Edward Glaeser, un économiste, admet que lui et ses collègues n’ont pas réussi à éduquer les Américains sur les bases de l’économie.

Eric Maskin accuse également les politiciens. Ils savent mieux que quiconque qu'eux, mais ils continuent à mettre en œuvre de mauvaises politiques pour gagner des voix.

Hausse des prix et réalité économique

L’une des idées les plus populaires de Kamala est l’interdiction des prix abusifs pratiqués par les entreprises sur les produits alimentaires et de consommation courante. Les électeurs l’adorent. La marge de soutien est énorme : 49 points de pourcentage.

Mais deux tiers des économistes ne sont pas d’accord. Seuls 13 % soutiennent cette idée.

Pourquoi ? William Nordhaus, lauréat du prix Nobel d’économie, affirme que la notion de « prix abusifs » est trop vague pour être utile. Si l’on tente de trop réguler les prix, on perturbe le marché.

L’histoire montre que lorsque les gouvernements tentent de contrôler les prix, cela ne se termine jamais bien. Des prix plus élevés contribuent en fait à équilibrer l’offre et la demande.

Ils encouragent une offre plus importante lorsque cela est nécessaire et une demande plus faible lorsqu’elle est trop élevée. C’est simplement une question d’économie de base.

Certaines politiques font consensus parmi les électeurs et les économistes. Par exemple, le plafonnement du prix de l'insuline à 35 dollars. Les électeurs y sont favorables, et 64 % des économistes le sont aussi.

Kenneth Judd a déclaré que même s’il est généralement contre le plafonnement des prix, l’insuline est une exception. C’est un médicament essentiel et les récentes hausses de prix sont injustifiées.

Mais la proposition de Kamala de verser aux nouveaux acquéreurs un acompte de 25 000 dollars ? Les électeurs et les économistes disent non.
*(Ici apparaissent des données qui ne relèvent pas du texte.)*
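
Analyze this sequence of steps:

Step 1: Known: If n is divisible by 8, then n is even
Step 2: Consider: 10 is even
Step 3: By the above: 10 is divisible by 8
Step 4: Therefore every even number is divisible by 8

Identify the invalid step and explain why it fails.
Step 3: By the above: 10 is divisible by 8

Step 3 commits the fallacy of affirming the consequent. The known fact 'divisible by 8 → even' does NOT imply 'even → divisible by 8'. That would be the converse, which is false. For example, 10 is even but 10 ÷ 8 = 1.25, which is not an integer.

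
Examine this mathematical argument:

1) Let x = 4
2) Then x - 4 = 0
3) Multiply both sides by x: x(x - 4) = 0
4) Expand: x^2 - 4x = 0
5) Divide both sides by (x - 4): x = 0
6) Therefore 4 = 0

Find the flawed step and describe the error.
Step 5: Divide both sides by (x - 4): x = 0

Step 5 divides both sides by (x - 4). However, since x = 4, we have (x - 4) = 0. Division by zero is undefined, making this step invalid.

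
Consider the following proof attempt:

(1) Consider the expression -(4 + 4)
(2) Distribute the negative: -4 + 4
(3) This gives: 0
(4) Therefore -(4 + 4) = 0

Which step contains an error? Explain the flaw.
Step 2: Distribute the negative: -4 + 4

Step 2 incorrectly distributes the negative sign. The correct distribution is -(4 + 4) = -4 - 4 = -8. The negative must be applied to both terms, not just the first. The error treats -(4 + 4) as -4 + 4, which equals 0 instead of -8.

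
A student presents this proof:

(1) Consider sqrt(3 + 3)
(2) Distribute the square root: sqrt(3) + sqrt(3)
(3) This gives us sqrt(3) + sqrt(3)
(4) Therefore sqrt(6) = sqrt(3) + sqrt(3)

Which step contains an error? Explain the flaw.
Step 2: Distribute the square root: sqrt(3) + sqrt(3)

Step 2 incorrectly 'distributes' the square root over addition. The square root function does not distribute: sqrt(a + b) ≠ sqrt(a) + sqrt(b). In fact, sqrt(3 + 3) = sqrt(6) ≈ 2.4495, while sqrt(3) + sqrt(3) ≈ 3.4641.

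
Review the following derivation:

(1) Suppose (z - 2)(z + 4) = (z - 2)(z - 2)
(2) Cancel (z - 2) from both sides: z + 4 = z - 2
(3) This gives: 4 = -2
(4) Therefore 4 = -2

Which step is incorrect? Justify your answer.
Step 2: Cancel (z - 2) from both sides: z + 4 = z - 2

Step 2 cancels (z - 2) from both sides. This is only valid if (z - 2) ≠ 0, i.e., z ≠ 2. When z = 2, both sides equal zero regardless of the other factors. The correct approach requires considering z = 2 as a separate case.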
Les économistes estiment que cela ne ferait qu'accroître la demande sans remédier à la faiblesse de l'offre. Cela aiderait un petit groupe tout en rendant les logements plus chers pour tous les autres.

Là où les économistes voient de la valeur

Certaines des idées de Kamala ont le soutien des économistes. Un crédit d’impôt de 6 000 $ pour les familles avec des nouveau-nés ? Les économistes l’apprécient.

Annuler les baisses d’impôts sur les sociétés décidées par Trump et relever le taux d’imposition des sociétés de 21 % à 28 % ? Les économistes estiment que c’est une mesure logique. Certains impôts peuvent être trop élevés, mais en moyenne, ils sont trop bas.

Il est ironique que Trump et Kamala aient tous deux étudié l’économie à l’université. Trump est diplômé de l’Université de Pennsylvanie en 1968 et Kamala de l’Université Howard en 1986.

Mais ce n’est pas vraiment une surprise. Les politiciens proposent ce que le public aime, même si cela n’est pas économiquement viable. Les solutions simplistes de Trump poussent Kamala et d’autres à faire de même.

Le véritable problème est la défiance croissante envers les économistes. Le public ne les croit plus. Les Américains sont mécontents de certaines choses. Et il est facile pour les politiciens d’en profiter.

Une nation confuse

Les données des sondages nous montrent un public confus. NBC News donne à Kamala 5 points de pourcentage d'avance sur Trump, ce qui signifie que les électeurs commencent à lui faire davantage confiance sur les questions économiques.

Mais une enquête de Redfield & Wilton Strategies montre une course serrée.

Dans les États swing, 44 % privilégient Trump pour la gestion de l'économie, tandis que 41 % penchent pour Kamala.

Une enquête de la Fed menée par CNBC a révélé que 56 % des économistes et des gestionnaires d'investissement estiment que Trump serait meilleur pour le marché boursier.

Mais ils sont divisés sur la question de savoir qui serait le plus bénéfique pour l’économie globale. Ici, 44 % soutiennent Trump et 41 % soutiennent Kamala.

Cependant, pour les intérêts nationaux à long terme, 52 % pensent que Kamala serait meilleure, contre 37 % pour Trump.

Quoi qu’il en soit, pour l’instant, les électeurs semblent prendre des décisions en fonction de leurs sentiments et non des faits. Et c’est une situation dangereuse pour n’importe quel pays. A fortiori pour le plus puissant de la planète.